Stack trace of the resource manager.

Metrics

JMX metrics of the resource manager.

Check job detailed information

This is a complex part, it is not as straightforward as other parts because there are many logs and UIs involved.
Yarn log aggregation needs to be enabled for checking the logs.

Check application detailed info

Click application id such as application_1542608710651_1268349, then the application UI will open. URL is : {master_ip:8088}/cluster/app/application_1549418419376_658006

The bottom part shows the application attempts if there are any. If an application attemp fails, another application attempt will be triggered until the attempt number meets the configured maximum value. We can know how many times of the application attempts have been tried/trying from this UI.

It is able to check the logs of the corresponding application master by clicking the logs in each row.

Check application attempt detailed info

Click Tracking URL: ApplicationMaster

  • If the application master hasn’t been started, the UI will be redirected to the application detailed info UI.
  • If the application master is running, the URL is like : {master_ip}:8088/proxy/application_1549418419376_657056/mapreduce/job/job_1549418419376_657056

    1
    2
    3
    4
    5
    6
    7
    8
    9
    10
    11
    12
    13
    Task Type :  Map, Reduce
    Progress: ...
    Total : 2434, 999
    Pending : 0, 871
    Running : 0, 63
    Complete : 2434, 65

    Attempt Type : Maps, Reduces
    New : 0, 871
    Running : 0, 63
    Failed : 0, 0
    Killed : 0, 0
    Successful : 2434, 65
    • The above part(Task type) shows the total number of map/reduce tasks and how many are running/pending/completed.
    • The blow part(Attempt type) shows the info of attempts. How many attemps are new/running/failed/killed/successful.
  • If the application master has finished, the UI will be redirected to jobhistory. The URL is like : {job_history_server_ip}:19888/jobhistory/job/job_1549418419376_658293.

    1
    2
    3
    4
    5
    6
    7
    8
    Task Type :  Map, Reduce
    Total : 12328, 0
    Complete : 0, 0

    Attempt Type : Maps, Reduces
    Failed : 597, 0
    Killed : 209, 0
    Successful : 0, 0
    • The above part(Task type) shows the total number of map/reduce tasks and how many have been finished.
    • The blow part(Attempt type) shows the info of attempts. How many attemps are failed/killed/successful.

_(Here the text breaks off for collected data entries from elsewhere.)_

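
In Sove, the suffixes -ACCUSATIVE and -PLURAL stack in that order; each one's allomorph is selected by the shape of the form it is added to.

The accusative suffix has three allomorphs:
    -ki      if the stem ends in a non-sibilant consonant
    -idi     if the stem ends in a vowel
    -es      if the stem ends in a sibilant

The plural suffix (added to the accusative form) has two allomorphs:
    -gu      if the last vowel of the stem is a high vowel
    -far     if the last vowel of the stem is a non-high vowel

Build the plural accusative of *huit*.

*huit* — final sound /t/ (a non-sibilant consonant) → -ki → *huitki*.
The accusative form *huitki* — last vowel /i/ (a high vowel) → -gu → *huitkigu*.

huitkigu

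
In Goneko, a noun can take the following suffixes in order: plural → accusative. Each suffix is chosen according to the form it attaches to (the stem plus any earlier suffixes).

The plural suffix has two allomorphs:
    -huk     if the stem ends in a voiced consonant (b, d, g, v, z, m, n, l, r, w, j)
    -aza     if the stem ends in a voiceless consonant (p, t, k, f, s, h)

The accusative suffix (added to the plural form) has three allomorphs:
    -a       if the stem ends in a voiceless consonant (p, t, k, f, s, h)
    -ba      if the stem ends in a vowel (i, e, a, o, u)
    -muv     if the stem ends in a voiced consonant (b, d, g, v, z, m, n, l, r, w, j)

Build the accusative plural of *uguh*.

*uguh*: final consonant = /h/, voiceless → -aza → *uguhaza*.
Since the final sound of the plural form *uguhaza* is /a/ (a vowel), it takes -ba, giving *uguhazaba*.

uguhazaba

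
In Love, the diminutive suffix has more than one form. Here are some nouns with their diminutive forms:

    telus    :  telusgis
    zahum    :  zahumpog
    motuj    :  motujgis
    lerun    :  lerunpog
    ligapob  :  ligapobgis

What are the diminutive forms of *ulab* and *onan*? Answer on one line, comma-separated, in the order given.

The suffix is conditioned by the final consonant: -pog when the stem ends in a nasal (*zahum*, *lerun*); -gis when the stem ends in a non-nasal consonant (*telus*, *motuj*, *ligapob*).
Since the final consonant of *ulab* is /b/ (non-nasal), it takes -gis, giving *ulabgis*.
*onan* — final consonant /n/ (a nasal) → -pog → *onanpog*.

ulabgis, onanpog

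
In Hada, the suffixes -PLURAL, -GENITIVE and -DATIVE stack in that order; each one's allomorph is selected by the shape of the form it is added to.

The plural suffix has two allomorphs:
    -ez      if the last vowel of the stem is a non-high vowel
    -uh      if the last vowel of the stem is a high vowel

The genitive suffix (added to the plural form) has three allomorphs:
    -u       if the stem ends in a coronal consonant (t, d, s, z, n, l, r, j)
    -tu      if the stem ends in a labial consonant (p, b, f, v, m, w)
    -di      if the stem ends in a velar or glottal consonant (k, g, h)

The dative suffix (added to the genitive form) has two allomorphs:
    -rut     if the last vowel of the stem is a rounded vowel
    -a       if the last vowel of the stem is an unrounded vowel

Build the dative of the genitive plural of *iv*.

*iv*: last vowel = /i/, a high vowel → -uh → *ivuh*.
The plural form *ivuh*: final consonant = /h/, velar/glottal → -di → *ivuhdi*.
The genitive form *ivuhdi*: last vowel = /i/, an unrounded vowel → -a → *ivuhdia*.

ivuhdia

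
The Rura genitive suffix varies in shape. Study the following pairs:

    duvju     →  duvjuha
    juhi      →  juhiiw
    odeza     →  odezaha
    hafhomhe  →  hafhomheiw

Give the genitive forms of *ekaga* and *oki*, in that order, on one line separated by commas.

The pattern is front/back vowel harmony: -iw when the last vowel of the stem is a front vowel (*juhi*, *hafhomhe*); -ha when the last vowel of the stem is a back vowel (*duvju*, *odeza*).
*ekaga*: last vowel = /a/, a back vowel → -ha → *ekagaha*.
*oki*: last vowel = /i/, a front vowel → -iw → *okiiw*.

ekagaha, okiiw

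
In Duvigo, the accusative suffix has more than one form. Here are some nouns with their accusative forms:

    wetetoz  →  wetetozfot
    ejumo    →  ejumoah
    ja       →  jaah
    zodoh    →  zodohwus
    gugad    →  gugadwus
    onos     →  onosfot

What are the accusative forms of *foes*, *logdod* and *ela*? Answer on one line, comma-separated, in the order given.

foesfot, logdodwus, elaah

The suffix is conditioned by the final sound: -fot when the stem ends in a sibilant (*wetetoz*, *onos*); -wus when the stem ends in a non-sibilant consonant (*zodoh*, *gugad*); -ah when the stem ends in a vowel (*ejumo*, *ja*).
Since the final sound of *foes* is /s/ (a sibilant), it takes -fot, giving *foesfot*.
*logdod* — final sound /d/ (a non-sibilant consonant) → -wus → *logdodwus*.
The final sound of *ela* is /a/, which is a vowel, so the suffix is -ah, giving *elaah*.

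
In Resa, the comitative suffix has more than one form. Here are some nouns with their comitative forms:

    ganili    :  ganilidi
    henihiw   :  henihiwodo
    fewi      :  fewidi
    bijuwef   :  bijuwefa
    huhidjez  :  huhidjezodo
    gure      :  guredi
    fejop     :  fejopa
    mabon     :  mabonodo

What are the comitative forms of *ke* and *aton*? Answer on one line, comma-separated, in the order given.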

Check task attempt detailed information

Click the links in the jobs UI, then it will redirect to a list of tasks, and click task_id(e.g. task_1549418419376_657056_r_000732), the detailed info UI of a task attempt will open.

1
2
3
4
5
6
7
8
9
10
11
Attempt : attempt_1549418419376_657056_r_000732_0
Progress : 76.90
State: Running
Status : reduce > reduce
Node : 172.1.1.2:8042
Logs : logs
Started : Sat Feb 16 11:57:37 +0900 2019
Finished : N/A
Elapsed : 42sec
Note :
Actions : kill

  • Attempt : attempt id
  • Progress : the progress of the current task attempt
  • State : the state of the current task attempt
  • Status : what is the status of the current task attempt
    • If it is a map task attempt, it will show SCHEDULED, ...> map, ... > sort. They are different phrases of the map process.
    • If it is a reducer task attempt, it will show SCHEDULED, 35 / 35 copied., reduce > sort, reduce > reduce. They are different phrases of the reduce process.
  • Logs :
    1
    2
    3
    stderr : Total file length is 243 bytes.
    stdout : Total file length is 0 bytes.
    syslog : Total file length is 79129 bytes.